There are some ludicrous claims about AI (artificial intelligence) that received a good debunking (boldface mine):
AI pioneer Yoshua Bengio told BBC News he didn’t like the Terminator films for several reasons.
“They paint a picture which is really not coherent with the current understanding of how AI systems are built today and in the foreseeable future,” says Prof Bengio, who is sometimes called one of the “godfathers of AI” for his work on deep learning in the 1990s and 2000s.
“We are very far from super-intelligent AI systems and there may even be fundamental obstacles to get much beyond human intelligence.”
In the same way Jaws influenced a lot of people’s opinions on sharks in a way that didn’t line up with scientific reality, sci-fi apocalyptic movies such as Terminator can generate misplaced fears of uncontrollable, all-powerful AI.
“The reality is, that’s not going to happen,” says Edward Grefenstette, a research scientist at Facebook AI Research in London…
Today’s AI agents struggle to excel at more than one task, which is why they’re often referred to as “narrow AI” systems as opposed to “general AI”.
But it would be more appropriate to call a lot of today’s AI technology “computers and statistics”, according to Neil Lawrence, who recently left Amazon and joined the University of Cambridge as the first DeepMind professor of machine learning.
“Most of what we’re calling AI is really using large computational capabilities combined with a lot of data, to unpick statistical correlations,” he says…
We should be more concerned with how humans abuse the power AI offers, Prof Bengio says.
How will AI further enhance inequality? How will AI be used in surveillance? How will AI be used in warfare?

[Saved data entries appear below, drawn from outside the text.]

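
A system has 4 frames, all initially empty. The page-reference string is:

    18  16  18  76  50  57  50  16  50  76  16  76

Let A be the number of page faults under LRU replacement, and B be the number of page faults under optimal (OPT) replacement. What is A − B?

1

Under LRU: F F . F F F . F . . . . → 6 faults.
Under OPT: F F . F F F . . . . . . → 5 faults.
A − B = 6 − 5 = 1.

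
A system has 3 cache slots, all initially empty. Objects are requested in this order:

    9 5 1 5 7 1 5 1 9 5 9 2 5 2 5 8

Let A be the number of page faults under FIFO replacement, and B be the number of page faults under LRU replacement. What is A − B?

1

Under FIFO: F F F . F . . . F F . F . . . F → 8 faults.
Under LRU: F F F . F . . . F . . F . . . F → 7 faults.
A − B = 8 − 7 = 1.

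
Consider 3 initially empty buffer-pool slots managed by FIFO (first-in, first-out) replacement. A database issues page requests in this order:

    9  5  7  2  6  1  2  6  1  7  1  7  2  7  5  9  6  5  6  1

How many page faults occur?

9: miss, frames [9]
5: miss, frames [9, 5]
7: miss, frames [9, 5, 7]
2: miss, evict 9, frames [5, 7, 2]
6: miss, evict 5, frames [7, 2, 6]
1: miss, evict 7, frames [2, 6, 1]
2: hit
6: hit
1: hit
7: miss, evict 2, frames [6, 1, 7]
1: hit
7: hit
2: miss, evict 6, frames [1, 7, 2]
7: hit
5: miss, evict 1, frames [7, 2, 5]
9: miss, evict 7, frames [2, 5, 9]
6: miss, evict 2, frames [5, 9, 6]
5: hit
6: hit
1: miss, evict 5, frames [9, 6, 1]
Page faults: 12.

12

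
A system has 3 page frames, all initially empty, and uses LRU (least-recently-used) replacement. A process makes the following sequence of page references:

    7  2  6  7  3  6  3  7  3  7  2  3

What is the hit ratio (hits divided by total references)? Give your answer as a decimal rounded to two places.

7 -> fault, frames (7)
2 -> fault, frames (7 2)
6 -> fault, frames (7 2 6)
7 -> hit
3 -> fault, evict 2, frames (6 7 3)
6 -> hit
3 -> hit
7 -> hit
3 -> hit
7 -> hit
2 -> fault, evict 6, frames (3 7 2)
3 -> hit
Hits: 7 of 12 references → 7/12 = 0.5833.

0.58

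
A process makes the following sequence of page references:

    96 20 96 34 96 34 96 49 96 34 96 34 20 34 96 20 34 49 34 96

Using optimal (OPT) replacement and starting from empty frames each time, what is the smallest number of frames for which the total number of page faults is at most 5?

4

f=1: 20 faults
f=2: 10 faults
f=3: 6 faults
f=4: 4 faults
Smallest f with faults ≤ 5 is 4.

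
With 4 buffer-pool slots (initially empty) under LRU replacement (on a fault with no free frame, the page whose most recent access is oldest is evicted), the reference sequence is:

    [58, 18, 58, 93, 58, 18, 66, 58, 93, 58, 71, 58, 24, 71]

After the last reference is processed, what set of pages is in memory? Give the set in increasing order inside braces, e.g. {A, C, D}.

58 → fault, frames {58}
18 → fault, frames {58,18}
58 → hit
93 → fault, frames {18,58,93}
58 → hit
18 → hit
66 → fault, frames {93,58,18,66}
58 → hit
93 → hit
58 → hit
71 → fault, evict 18, frames {66,93,58,71}
58 → hit
24 → fault, evict 66, frames {93,71,58,24}
71 → hit

{24, 58, 71, 93}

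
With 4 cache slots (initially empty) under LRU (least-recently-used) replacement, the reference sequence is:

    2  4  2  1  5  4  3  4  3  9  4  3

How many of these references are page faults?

6

2: miss, frames {2}
4: miss, frames {2,4}
2: hit
1: miss, frames {4,2,1}
5: miss, frames {4,2,1,5}
4: hit
3: miss, evict 2, frames {1,5,4,3}
4: hit
3: hit
9: miss, evict 1, frames {5,4,3,9}
4: hit
3: hit
Page faults: 6.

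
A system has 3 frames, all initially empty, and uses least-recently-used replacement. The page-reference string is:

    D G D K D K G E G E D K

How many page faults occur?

6

D → miss, frames [D]
G → miss, frames [D, G]
D → hit
K → miss, frames [G, D, K]
D → hit
K → hit
G → hit
E → miss, evict D, frames [K, G, E]
G → hit
E → hit
D → miss, evict K, frames [G, E, D]
K → miss, evict G, frames [E, D, K]
Page faults: 6.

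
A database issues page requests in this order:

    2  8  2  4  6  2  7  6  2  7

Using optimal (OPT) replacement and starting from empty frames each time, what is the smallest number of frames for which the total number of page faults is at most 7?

2

f=1: 10 faults
f=2: 6 faults
f=3: 5 faults
f=4: 5 faults
f=5: 5 faults
Smallest f with faults ≤ 7 is 2.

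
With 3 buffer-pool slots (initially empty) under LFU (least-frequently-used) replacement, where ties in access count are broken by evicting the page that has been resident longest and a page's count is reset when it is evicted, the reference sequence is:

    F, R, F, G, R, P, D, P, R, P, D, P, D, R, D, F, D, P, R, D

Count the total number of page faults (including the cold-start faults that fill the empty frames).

9

F -> miss, frames {F}
R -> miss, frames {F,R}
F -> hit
G -> miss, frames {F,R,G}
R -> hit
P -> miss, evict G, frames {F,R,P}
D -> miss, evict P, frames {F,R,D}
P -> miss, evict D, frames {F,R,P}
R -> hit
P -> hit
D -> miss, evict F, frames {R,P,D}
P -> hit
D -> hit
R -> hit
D -> hit
F -> miss, evict P, frames {R,D,F}
D -> hit
P -> miss, evict F, frames {R,D,P}
R -> hit
D -> hit
Page faults: 9.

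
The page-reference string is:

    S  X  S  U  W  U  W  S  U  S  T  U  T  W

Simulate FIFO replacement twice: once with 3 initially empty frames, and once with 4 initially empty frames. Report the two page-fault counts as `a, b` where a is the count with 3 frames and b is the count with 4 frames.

8, 5

3 frames: F F . F F . . F . . F F . F → 8 faults.
4 frames: F F . F F . . . . . F . . . → 5 faults.
5 < 8: adding a frame reduced faults, as is typical.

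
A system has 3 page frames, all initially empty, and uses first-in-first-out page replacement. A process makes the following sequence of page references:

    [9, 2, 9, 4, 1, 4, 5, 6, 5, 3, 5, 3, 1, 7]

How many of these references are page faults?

9

9 -> fault, frames [9]
2 -> fault, frames [9, 2]
9 -> hit
4 -> fault, frames [9, 2, 4]
1 -> fault, evict 9, frames [2, 4, 1]
4 -> hit
5 -> fault, evict 2, frames [4, 1, 5]
6 -> fault, evict 4, frames [1, 5, 6]
5 -> hit
3 -> fault, evict 1, frames [5, 6, 3]
5 -> hit
3 -> hit
1 -> fault, evict 5, frames [6, 3, 1]
7 -> fault, evict 6, frames [3, 1, 7]
Page faults: 9.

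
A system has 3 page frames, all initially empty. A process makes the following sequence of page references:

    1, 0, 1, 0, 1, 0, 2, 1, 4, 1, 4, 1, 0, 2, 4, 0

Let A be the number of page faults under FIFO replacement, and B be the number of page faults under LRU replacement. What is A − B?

1

Under FIFO: F F . . . . F . F F . . F F F . → 8 faults.
Under LRU: F F . . . . F . F . . . F F F . → 7 faults.
A − B = 8 − 7 = 1.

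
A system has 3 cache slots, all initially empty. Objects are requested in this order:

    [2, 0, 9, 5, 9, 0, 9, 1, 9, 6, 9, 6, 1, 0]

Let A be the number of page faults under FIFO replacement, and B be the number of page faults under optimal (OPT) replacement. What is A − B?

Under FIFO: F F F F . . . F . F F . . F → 8 faults.
Under OPT: F F F F . . . F . F . . . F → 7 faults.
A − B = 8 − 7 = 1.

1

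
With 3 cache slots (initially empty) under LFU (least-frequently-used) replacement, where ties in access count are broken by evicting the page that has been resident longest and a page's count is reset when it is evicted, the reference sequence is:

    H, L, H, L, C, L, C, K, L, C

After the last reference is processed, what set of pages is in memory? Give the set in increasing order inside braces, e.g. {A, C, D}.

H → fault, frames (H)
L → fault, frames (H L)
H → hit
L → hit
C → fault, frames (H L C)
L → hit
C → hit
K → fault, evict H, frames (L C K)
L → hit
C → hit

{C, K, L}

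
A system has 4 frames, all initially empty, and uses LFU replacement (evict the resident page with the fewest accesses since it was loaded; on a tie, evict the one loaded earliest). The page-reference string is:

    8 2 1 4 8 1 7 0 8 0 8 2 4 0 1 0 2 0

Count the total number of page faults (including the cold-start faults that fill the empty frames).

9

8: fault, frames {8}
2: fault, frames {8,2}
1: fault, frames {8,2,1}
4: fault, frames {8,2,1,4}
8: hit
1: hit
7: fault, evict 2, frames {8,1,4,7}
0: fault, evict 4, frames {8,1,7,0}
8: hit
0: hit
8: hit
2: fault, evict 7, frames {8,1,0,2}
4: fault, evict 2, frames {8,1,0,4}
0: hit
1: hit
0: hit
2: fault, evict 4, frames {8,1,0,2}
0: hit
Page faults: 9.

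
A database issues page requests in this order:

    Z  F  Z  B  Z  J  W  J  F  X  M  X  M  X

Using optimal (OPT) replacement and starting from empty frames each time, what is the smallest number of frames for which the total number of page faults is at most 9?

f=1: 14 faults
f=2: 8 faults
f=3: 7 faults
f=4: 7 faults
f=5: 7 faults
f=6: 7 faults
f=7: 7 faults
Smallest f with faults ≤ 9 is 2.

2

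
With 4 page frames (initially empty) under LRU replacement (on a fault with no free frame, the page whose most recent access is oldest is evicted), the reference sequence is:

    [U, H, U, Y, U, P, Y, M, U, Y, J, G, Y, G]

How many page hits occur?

U → miss, frames [U]
H → miss, frames [U, H]
U → hit
Y → miss, frames [H, U, Y]
U → hit
P → miss, frames [H, Y, U, P]
Y → hit
M → miss, evict H, frames [U, P, Y, M]
U → hit
Y → hit
J → miss, evict P, frames [M, U, Y, J]
G → miss, evict M, frames [U, Y, J, G]
Y → hit
G → hit
Hits: 7.

7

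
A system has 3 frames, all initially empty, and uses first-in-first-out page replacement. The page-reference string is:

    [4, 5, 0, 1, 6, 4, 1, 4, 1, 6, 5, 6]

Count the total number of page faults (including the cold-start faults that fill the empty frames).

4 -> fault, frames (4)
5 -> fault, frames (4 5)
0 -> fault, frames (4 5 0)
1 -> fault, evict 4, frames (5 0 1)
6 -> fault, evict 5, frames (0 1 6)
4 -> fault, evict 0, frames (1 6 4)
1 -> hit
4 -> hit
1 -> hit
6 -> hit
5 -> fault, evict 1, frames (6 4 5)
6 -> hit
Page faults: 7.

7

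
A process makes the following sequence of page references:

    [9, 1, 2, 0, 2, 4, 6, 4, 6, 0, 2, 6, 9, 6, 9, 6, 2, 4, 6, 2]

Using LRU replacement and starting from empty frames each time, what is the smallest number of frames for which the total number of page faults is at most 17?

f=1: 20 faults
f=2: 14 faults
f=3: 10 faults
f=4: 8 faults
f=5: 7 faults
f=6: 6 faults
Smallest f with faults ≤ 17 is 2.

2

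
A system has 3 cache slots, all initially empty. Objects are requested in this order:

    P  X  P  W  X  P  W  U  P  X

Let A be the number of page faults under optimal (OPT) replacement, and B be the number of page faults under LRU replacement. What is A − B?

-1

Under OPT: F F . F . . . F . . → 4 faults.
Under LRU: F F . F . . . F . F → 5 faults.
A − B = 4 − 5 = -1.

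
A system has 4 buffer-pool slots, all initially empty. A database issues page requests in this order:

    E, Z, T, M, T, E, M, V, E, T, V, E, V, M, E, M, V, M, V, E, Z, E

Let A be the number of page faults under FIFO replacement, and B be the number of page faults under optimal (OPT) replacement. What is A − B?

1

Under FIFO: F F F F . . . F F . . . . . . . . . . . F . → 7 faults.
Under OPT: F F F F . . . F . . . . . . . . . . . . F . → 6 faults.
A − B = 7 − 6 = 1.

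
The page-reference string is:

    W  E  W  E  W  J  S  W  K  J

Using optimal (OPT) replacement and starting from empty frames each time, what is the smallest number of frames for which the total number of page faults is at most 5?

f=1: 10 faults
f=2: 6 faults
f=3: 5 faults
f=4: 5 faults
f=5: 5 faults
Smallest f with faults ≤ 5 is 3.

3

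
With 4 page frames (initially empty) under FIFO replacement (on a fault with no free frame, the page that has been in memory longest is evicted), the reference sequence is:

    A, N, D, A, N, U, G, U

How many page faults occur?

5

A: miss, frames {A}
N: miss, frames {A,N}
D: miss, frames {A,N,D}
A: hit
N: hit
U: miss, frames {A,N,D,U}
G: miss, evict A, frames {N,D,U,G}
U: hit
Page faults: 5.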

…But we don’t need to look into the future to see AI doing damage. Facial-recognition systems are being used to track and oppress Uighurs in China, bots are being used to manipulate elections, and “deepfake” videos are already out there.
“AI is already helping us destroy our democracies and corrupt our economies and the rule of law,” according to Joanna Bryson, who leads the Bath Intelligent Systems group, at the University of Bath.

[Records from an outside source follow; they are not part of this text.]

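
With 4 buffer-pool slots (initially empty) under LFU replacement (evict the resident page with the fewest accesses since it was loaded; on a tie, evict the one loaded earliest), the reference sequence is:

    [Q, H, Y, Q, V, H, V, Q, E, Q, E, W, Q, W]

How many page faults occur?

6

Q -> fault, frames [Q]
H -> fault, frames [Q, H]
Y -> fault, frames [Q, H, Y]
Q -> hit
V -> fault, frames [Q, H, Y, V]
H -> hit
V -> hit
Q -> hit
E -> fault, evict Y, frames [Q, H, V, E]
Q -> hit
E -> hit
W -> fault, evict H, frames [Q, V, E, W]
Q -> hit
W -> hit
Page faults: 6.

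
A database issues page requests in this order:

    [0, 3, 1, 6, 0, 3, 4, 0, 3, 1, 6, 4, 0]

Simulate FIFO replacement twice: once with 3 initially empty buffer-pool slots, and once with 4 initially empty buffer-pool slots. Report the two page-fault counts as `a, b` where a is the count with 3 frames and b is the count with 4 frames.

3 frames: F F F F F F F . . F F . F → 10 faults.
4 frames: F F F F . . F F F F F F F → 11 faults.
11 > 10: adding a frame increased faults — Belady's anomaly.

10, 11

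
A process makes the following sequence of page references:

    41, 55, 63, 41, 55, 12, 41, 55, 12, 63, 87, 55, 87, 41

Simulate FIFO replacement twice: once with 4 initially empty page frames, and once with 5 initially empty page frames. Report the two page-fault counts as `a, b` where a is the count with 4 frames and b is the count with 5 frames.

4 frames: F F F . . F . . . . F . . F → 6 faults.
5 frames: F F F . . F . . . . F . . . → 5 faults.
5 < 6: adding a frame reduced faults, as is typical.

6, 5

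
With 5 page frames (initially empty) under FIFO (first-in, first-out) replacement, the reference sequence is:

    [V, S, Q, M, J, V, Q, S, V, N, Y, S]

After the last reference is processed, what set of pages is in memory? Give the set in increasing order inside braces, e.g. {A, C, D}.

{J, M, N, S, Y}

V: fault, frames {V}
S: fault, frames {V,S}
Q: fault, frames {V,S,Q}
M: fault, frames {V,S,Q,M}
J: fault, frames {V,S,Q,M,J}
V: hit
Q: hit
S: hit
V: hit
N: fault, evict V, frames {S,Q,M,J,N}
Y: fault, evict S, frames {Q,M,J,N,Y}
S: fault, evict Q, frames {M,J,N,Y,S}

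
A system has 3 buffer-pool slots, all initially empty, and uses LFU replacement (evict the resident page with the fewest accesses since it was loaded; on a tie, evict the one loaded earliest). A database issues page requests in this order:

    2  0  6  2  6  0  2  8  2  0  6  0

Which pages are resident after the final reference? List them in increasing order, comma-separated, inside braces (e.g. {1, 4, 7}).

{0, 2, 6}

2: miss, frames (2)
0: miss, frames (2 0)
6: miss, frames (2 0 6)
2: hit
6: hit
0: hit
2: hit
8: miss, evict 0, frames (2 6 8)
2: hit
0: miss, evict 8, frames (2 6 0)
6: hit
0: hit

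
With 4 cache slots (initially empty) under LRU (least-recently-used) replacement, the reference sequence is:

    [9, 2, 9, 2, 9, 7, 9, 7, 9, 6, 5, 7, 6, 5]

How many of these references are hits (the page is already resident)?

9 -> miss, frames [9]
2 -> miss, frames [9, 2]
9 -> hit
2 -> hit
9 -> hit
7 -> miss, frames [2, 9, 7]
9 -> hit
7 -> hit
9 -> hit
6 -> miss, frames [2, 7, 9, 6]
5 -> miss, evict 2, frames [7, 9, 6, 5]
7 -> hit
6 -> hit
5 -> hit
Hits: 9.

9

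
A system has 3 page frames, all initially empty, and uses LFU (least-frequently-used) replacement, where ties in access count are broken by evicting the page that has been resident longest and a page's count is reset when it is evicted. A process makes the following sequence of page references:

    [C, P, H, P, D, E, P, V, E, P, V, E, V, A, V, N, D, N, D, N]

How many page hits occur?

C: fault, frames {C}
P: fault, frames {C,P}
H: fault, frames {C,P,H}
P: hit
D: fault, evict C, frames {P,H,D}
E: fault, evict H, frames {P,D,E}
P: hit
V: fault, evict D, frames {P,E,V}
E: hit
P: hit
V: hit
E: hit
V: hit
A: fault, evict E, frames {P,V,A}
V: hit
N: fault, evict A, frames {P,V,N}
D: fault, evict N, frames {P,V,D}
N: fault, evict D, frames {P,V,N}
D: fault, evict N, frames {P,V,D}
N: fault, evict D, frames {P,V,N}
Hits: 8.

8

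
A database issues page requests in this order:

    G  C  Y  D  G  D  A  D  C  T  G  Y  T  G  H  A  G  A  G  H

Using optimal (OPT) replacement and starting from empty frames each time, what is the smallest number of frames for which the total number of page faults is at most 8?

f=1: 20 faults
f=2: 13 faults
f=3: 10 faults
f=4: 8 faults
f=5: 7 faults
f=6: 7 faults
f=7: 7 faults
Smallest f with faults ≤ 8 is 4.

4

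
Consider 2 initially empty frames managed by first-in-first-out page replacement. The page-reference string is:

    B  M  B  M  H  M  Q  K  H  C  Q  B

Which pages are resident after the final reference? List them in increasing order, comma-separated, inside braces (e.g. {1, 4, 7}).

{B, Q}

B: fault, frames {B}
M: fault, frames {B,M}
B: hit
M: hit
H: fault, evict B, frames {M,H}
M: hit
Q: fault, evict M, frames {H,Q}
K: fault, evict H, frames {Q,K}
H: fault, evict Q, frames {K,H}
C: fault, evict K, frames {H,C}
Q: fault, evict H, frames {C,Q}
B: fault, evict C, frames {Q,B}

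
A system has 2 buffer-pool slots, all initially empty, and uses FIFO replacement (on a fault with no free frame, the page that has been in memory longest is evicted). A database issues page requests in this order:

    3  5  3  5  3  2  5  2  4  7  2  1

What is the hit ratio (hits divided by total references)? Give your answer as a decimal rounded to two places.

0.42

3 → miss, frames {3}
5 → miss, frames {3,5}
3 → hit
5 → hit
3 → hit
2 → miss, evict 3, frames {5,2}
5 → hit
2 → hit
4 → miss, evict 5, frames {2,4}
7 → miss, evict 2, frames {4,7}
2 → miss, evict 4, frames {7,2}
1 → miss, evict 7, frames {2,1}
Hits: 5 of 12 references → 5/12 = 0.4167.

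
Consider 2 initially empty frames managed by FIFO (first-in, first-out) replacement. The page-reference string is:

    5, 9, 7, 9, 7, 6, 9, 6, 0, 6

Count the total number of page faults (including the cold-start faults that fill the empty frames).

7

5: fault, frames [5]
9: fault, frames [5, 9]
7: fault, evict 5, frames [9, 7]
9: hit
7: hit
6: fault, evict 9, frames [7, 6]
9: fault, evict 7, frames [6, 9]
6: hit
0: fault, evict 6, frames [9, 0]
6: fault, evict 9, frames [0, 6]
Page faults: 7.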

One thing that AI needs to work well (as done as statistical technique) is clean data: the data used to train the AI and also used in the daily operations must be standardized. In other words, messy people have to be forced to conform to the needs of the AI (something people whose last name is “Null” have faced). The other side of that coin is that AI often can’t handle ‘outside the box’ situations. For example, those adorable little food delivery robots have a dark side: they make it difficult, sometimes impossible, for people in wheelchairs to cross the street.
It’s cases like this that highlight one of the problems of an AI-driven world. People will be forced to confirm to the AI, and we might discover that’s not a good world for messy people to live in
““Most of what we’re calling AI is really using large computational capabilities combined with a lot of data, to unpick statistical correlations,” he says…”

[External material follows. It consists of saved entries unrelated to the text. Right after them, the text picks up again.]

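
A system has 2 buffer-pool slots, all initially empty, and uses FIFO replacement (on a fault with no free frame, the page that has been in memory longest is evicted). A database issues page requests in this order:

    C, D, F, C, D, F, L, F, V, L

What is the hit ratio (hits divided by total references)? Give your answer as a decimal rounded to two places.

C → fault, frames [C]
D → fault, frames [C, D]
F → fault, evict C, frames [D, F]
C → fault, evict D, frames [F, C]
D → fault, evict F, frames [C, D]
F → fault, evict C, frames [D, F]
L → fault, evict D, frames [F, L]
F → hit
V → fault, evict F, frames [L, V]
L → hit
Hits: 2 of 10 references → 2/10 = 0.2000.

0.20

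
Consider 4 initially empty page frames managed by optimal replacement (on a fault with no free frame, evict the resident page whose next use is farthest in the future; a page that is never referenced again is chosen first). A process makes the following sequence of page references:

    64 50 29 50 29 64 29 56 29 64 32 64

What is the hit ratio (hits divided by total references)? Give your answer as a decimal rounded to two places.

0.58

64 → fault, frames [64]
50 → fault, frames [64, 50]
29 → fault, frames [64, 50, 29]
50 → hit
29 → hit
64 → hit
29 → hit
56 → fault, frames [64, 50, 29, 56]
29 → hit
64 → hit
32 → fault, evict 56, frames [64, 50, 29, 32]
64 → hit
Hits: 7 of 12 references → 7/12 = 0.5833.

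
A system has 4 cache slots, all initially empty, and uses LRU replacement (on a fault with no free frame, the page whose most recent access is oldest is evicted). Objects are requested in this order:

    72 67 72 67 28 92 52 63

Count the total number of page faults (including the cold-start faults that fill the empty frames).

72: fault, frames (72)
67: fault, frames (72 67)
72: hit
67: hit
28: fault, frames (72 67 28)
92: fault, frames (72 67 28 92)
52: fault, evict 72, frames (67 28 92 52)
63: fault, evict 67, frames (28 92 52 63)
Page faults: 6.

6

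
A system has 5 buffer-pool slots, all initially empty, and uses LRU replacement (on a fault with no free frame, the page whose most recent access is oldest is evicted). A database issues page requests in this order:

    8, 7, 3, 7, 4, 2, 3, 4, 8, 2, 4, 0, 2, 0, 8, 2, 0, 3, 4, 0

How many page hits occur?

8 → miss, frames {8}
7 → miss, frames {8,7}
3 → miss, frames {8,7,3}
7 → hit
4 → miss, frames {8,3,7,4}
2 → miss, frames {8,3,7,4,2}
3 → hit
4 → hit
8 → hit
2 → hit
4 → hit
0 → miss, evict 7, frames {3,8,2,4,0}
2 → hit
0 → hit
8 → hit
2 → hit
0 → hit
3 → hit
4 → hit
0 → hit
Hits: 14.

14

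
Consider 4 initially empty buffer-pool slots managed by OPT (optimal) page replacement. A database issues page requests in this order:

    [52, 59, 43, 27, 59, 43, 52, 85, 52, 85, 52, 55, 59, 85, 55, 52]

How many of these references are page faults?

52: fault, frames {52}
59: fault, frames {52,59}
43: fault, frames {52,59,43}
27: fault, frames {52,59,43,27}
59: hit
43: hit
52: hit
85: fault, evict 27, frames {52,59,43,85}
52: hit
85: hit
52: hit
55: fault, evict 43, frames {52,59,85,55}
59: hit
85: hit
55: hit
52: hit
Page faults: 6.

6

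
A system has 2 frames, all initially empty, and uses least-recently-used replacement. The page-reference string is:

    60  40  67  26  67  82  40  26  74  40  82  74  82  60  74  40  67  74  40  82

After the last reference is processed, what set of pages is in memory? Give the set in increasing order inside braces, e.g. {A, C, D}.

{40, 82}

60: fault, frames (60)
40: fault, frames (60 40)
67: fault, evict 60, frames (40 67)
26: fault, evict 40, frames (67 26)
67: hit
82: fault, evict 26, frames (67 82)
40: fault, evict 67, frames (82 40)
26: fault, evict 82, frames (40 26)
74: fault, evict 40, frames (26 74)
40: fault, evict 26, frames (74 40)
82: fault, evict 74, frames (40 82)
74: fault, evict 40, frames (82 74)
82: hit
60: fault, evict 74, frames (82 60)
74: fault, evict 82, frames (60 74)
40: fault, evict 60, frames (74 40)
67: fault, evict 74, frames (40 67)
74: fault, evict 40, frames (67 74)
40: fault, evict 67, frames (74 40)
82: fault, evict 74, frames (40 82)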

Exactly. Another way to say this is, to quote Roger Schank, “There’s no such thing as AI”. I’d put it slightly differently and say “There’s no “I” in AI.”. Marcus and Davis’ book “Rebooting AI” explains in detail how current AI techniques can’t possibly do anything any normal person would call “intelligent”. (tl;dr: current AI programs don’t even try.) It’s all parlor tricks and statistical games. (I have an all-but-thesis in AI from Schank.)
Which is to say, there is currently nothing in AI, or anything that will be called AI for the next 25 years or so, that needs to be dealt with or thought about in any way that’s at all different from non-AI computer technologies. There really isn’t. Bank rating schemes for rating lenders should be evaluated for what they actually do, not whether or not they’re “AI”.
(By the way, you have a typo: “confirm” should be “conform”. Your point about the quality of the data being important is, of course, correct. But it’s old news: GIGO dates back to 1965.)